Fifty million Europeans still cannot access cancer therapies that deliver radiation directly to tumour cells. The EU is failing to change that. Radioligand therapies are currently a last resort for patients with the most advanced disease. Millions across the EU still cannot reach them. MEP Nikos Papandreou (S&D/GRC) is pushing the EU to use its financial and regulatory muscle to close the gap.

Speaking at a European Parliament event bringing together clinicians and policymakers, Mr Papandreou warned that Europe risks failing patients. He called on the EU to mobilise the Multiannual Financial Framework and the Beating Cancer Plan to scale access to radioligand therapies. MEP Tomislav Sokol (EPP/HRV) joined him.

EU Perspectives talked to MEP Papandreou.

What made you personally engage with radioligand therapy?

Radioligand therapy came onto my radar through discussions with clinicians and patients. But also through a broader pattern we see again and again in European health policy. Europe often succeeds in innovation but fails in equal delivery.

This is particularly striking in nuclear medicine, which already plays a central role in patient care. Millions of procedures are performed every year across Europe, and yet access to its most advanced therapies remains uneven. The recent draft cancer report in Parliament makes that point clear. Disparities in survival, screening and access to medicines remain very significant across and within member states. 

You might be interested

Radioligand therapies need specialised infrastructure and workforce. Who should lead: member states or the EU?

Member states organise healthcare, but for highly specialised therapies like radioligand treatment, purely national solutions are not enough.

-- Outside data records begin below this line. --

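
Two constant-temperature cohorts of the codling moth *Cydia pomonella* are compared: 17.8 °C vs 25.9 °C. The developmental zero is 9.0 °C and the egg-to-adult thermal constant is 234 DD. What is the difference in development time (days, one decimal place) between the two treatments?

12.7 days

At 17.8 °C: 234 / (17.8 − 9.0) = 234 / 8.8 = 26.591 d.
At 25.9 °C: 234 / (25.9 − 9.0) = 234 / 16.9 = 13.846 d.
Difference = |26.591 − 13.846| = 12.745 ≈ 12.7 days.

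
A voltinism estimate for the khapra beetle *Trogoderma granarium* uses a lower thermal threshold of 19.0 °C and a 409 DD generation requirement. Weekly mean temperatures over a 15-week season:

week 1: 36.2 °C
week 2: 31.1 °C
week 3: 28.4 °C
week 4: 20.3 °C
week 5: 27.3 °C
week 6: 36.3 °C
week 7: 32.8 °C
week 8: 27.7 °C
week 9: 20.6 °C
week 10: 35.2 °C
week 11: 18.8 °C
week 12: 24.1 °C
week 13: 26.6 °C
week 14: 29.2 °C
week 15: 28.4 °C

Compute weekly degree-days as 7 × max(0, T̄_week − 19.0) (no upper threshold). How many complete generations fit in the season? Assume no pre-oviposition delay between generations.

2 generations

Weekly DD (7 × max(0, T̄ − 19.0)): 120.4, 84.7, 65.8, 9.1, 58.1, 121.1, 96.6, 60.9, 11.2, 113.4, 0.0, 35.7, 53.2, 71.4, 65.8.
Season total = 967.4 DD.
Complete generations = ⌊967.4 / 409⌋ = 2.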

From my perspective, health is a right, not a privilege. So, when access depends on where someone lives, the EU has a duty to help reduce that inequality through coordination, investment, and support for infrastructure and skills. Radioligand therapies are a clear example of this, particularly for medical radioisotopes, which cannot be efficiently developed in isolation.

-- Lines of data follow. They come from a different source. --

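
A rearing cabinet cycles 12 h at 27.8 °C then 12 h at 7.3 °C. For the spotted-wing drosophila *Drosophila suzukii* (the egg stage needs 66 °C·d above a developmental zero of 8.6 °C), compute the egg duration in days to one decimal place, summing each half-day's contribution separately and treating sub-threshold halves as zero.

Day half: max(0, 27.8 − 8.6) × 0.5 = 19.2 × 0.5 = 9.60 DD.
Night half: max(0, 7.3 − 8.6) × 0.5 = 0.0 × 0.5 = 0.00 DD.
Per 24 h: 9.60 DD/day.
Duration = 66 / 9.60 = 6.875 ≈ 6.9 days.

6.9 days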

You said not every country needs its own expertise centre, but that capacity should be organised through European Reference Networks. What should that look like in practice?

In practice, it means being honest. Not every country can or should build every capability alone. The better model is a European one, where expertise is organised, connected and accessible.

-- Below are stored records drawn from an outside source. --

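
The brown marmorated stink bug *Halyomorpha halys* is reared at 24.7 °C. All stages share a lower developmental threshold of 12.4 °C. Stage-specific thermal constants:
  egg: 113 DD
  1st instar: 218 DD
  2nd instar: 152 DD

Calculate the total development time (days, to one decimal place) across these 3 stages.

39.3 days

Daily accumulation at 24.7 °C = 24.7 − 12.4 = 12.3 DD/day.
Total K = 113 + 218 + 152 = 483 DD.
Total duration = 483 / 12.3 = 39.268 ≈ 39.3 days.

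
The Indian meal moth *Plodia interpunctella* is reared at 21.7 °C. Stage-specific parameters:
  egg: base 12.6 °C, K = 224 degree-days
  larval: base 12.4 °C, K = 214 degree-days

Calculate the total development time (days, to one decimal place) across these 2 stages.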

The Parliament’s draft cancer report is helpful here. It says European Reference Networks are essential for rare cancers, but that cross-border referral pathways remain underused, and it calls for sustained investment so every patient can access multidisciplinary expertise. So yes, I support stronger EU backing for centres of excellence, linked through ERNs, with clearer referral pathways and practical support for patients and families when treatment must happen across borders.

You suggested that once the European Medicines Agency approves a therapy, it should be automatically accepted at national level. Are you calling for an end to national reimbursement and assessment duplication?

What I am calling for is not the removal of member state competence, but the reduction of unnecessary delay. Today, too often, a therapy can be scientifically validated at European level, yet patients still face fragmented and slow access pathways afterward.

We need better coordination between the EMA, HTA processes and national systems, more transparency on timelines, and less duplication where the evidence has already been vigorously assessed. The goal is simple: innovation approved in Europe should reach patients in Europe more quickly and fairly.

You described the Beating Cancer Plan dashboard as a form of ‘political pressure’ on member states. But is transparency enough?

Transparency matters, but it is not enough on its own. The draft cancer report is right to push for stronger monitoring, outcome indicators and accountability, because tracking progress without correcting inequalities is not enough. It also calls for targeted investment and continued funding under the next MFF. From my perspective, transparency must lead to action: investment, coordination, and clear pressure to close access gaps.

Innovation approved in Europe should reach patients in Europe more quickly and fairly.
—Nikos Papandreou, MEP (S&D/GRC)

You said EU funding is becoming more results-oriented, which is difficult for medicine. How should health projects demonstrate ‘results’, survival, quality of life, system efficiency?

We need a broader and more realistic understanding of results in health. Survival matters, of course, but so do quality of life, earlier diagnosis, reduced waiting times, and whether a therapy actually reaches patients across all member states.

That is also why I believe the next phase of EU health policy must focus not only on discovery, but on delivery. Europe does not just need to innovate; it needs to organise itself so that innovation is translated into equitable patient access.